My value is in my skills. New investors such as myself simply do not have the connections that established REIs do, it's that simple. So starting out, playing it conservative, controling and doing all the work myself is abosolutely imperitive.

And yes, I'm totally burned out after a job of scale, but I love the process, so I'll do it again, if possible. 

And in this market, I have to be even more conservative. No need to lament on the lack of deals out there, but more importantly for a newbie such as myself, there's a lack of opportunity. Contatcing any property owner pre MLS (pre forclosure) is not a unique aprroach. The few folks I've contacted have indicated that they have dozens of investors lined up if they wanted to sell.

I love DIY success stories!  Well done @Devan Johnson . Love the tax-free angle as well. Continue doing what you love to do. Is my highest ROI mowing lawns, installing fixtures or clearing drains?
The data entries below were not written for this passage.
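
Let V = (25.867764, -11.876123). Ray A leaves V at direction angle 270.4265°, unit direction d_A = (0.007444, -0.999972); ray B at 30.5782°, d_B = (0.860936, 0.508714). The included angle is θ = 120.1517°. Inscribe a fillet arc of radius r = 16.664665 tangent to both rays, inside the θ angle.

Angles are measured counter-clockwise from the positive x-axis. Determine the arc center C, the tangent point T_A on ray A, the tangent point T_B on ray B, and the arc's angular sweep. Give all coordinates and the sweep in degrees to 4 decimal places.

bisector direction at 330.5023° = (0.870376,-0.492388)
center distance |VC| = r/sin(θ/2) = 16.664665/sin(60.0759°) = 19.228018
C = V + |VC|·bis = (42.6034,-21.3438)
T_A = V + ((C−V)·d_A)·d_A = V + 9.5920·d_A = (25.9392,-21.4678)
T_B = V + ((C−V)·d_B)·d_B = V + 9.5920·d_B = (34.1258,-6.9966)
sweep = 180° − θ = 59.8483°

center=(42.6034,-21.3438) T_A=(25.9392,-21.4678) T_B=(34.1258,-6.9966) sweep=59.8483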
Hardly, but I like it and (with skilled work needed) by the time I factor in scheduling with the sub who schedules with the tenant who needs me to come check the work, etc etc I would've been done and home taking a nap already.

If you love construction, you need some fix-up projects.  To avoid the "what to do now" factor, I do buy and holds.  Fix 'em and rent 'em.  Maybe some local wholesalers or legit buyer's agents will send some opportunities your way.  Maybe put an ad on craigslist?  "Fixer wanted!"  Just don't overpay, of course.  Good luck!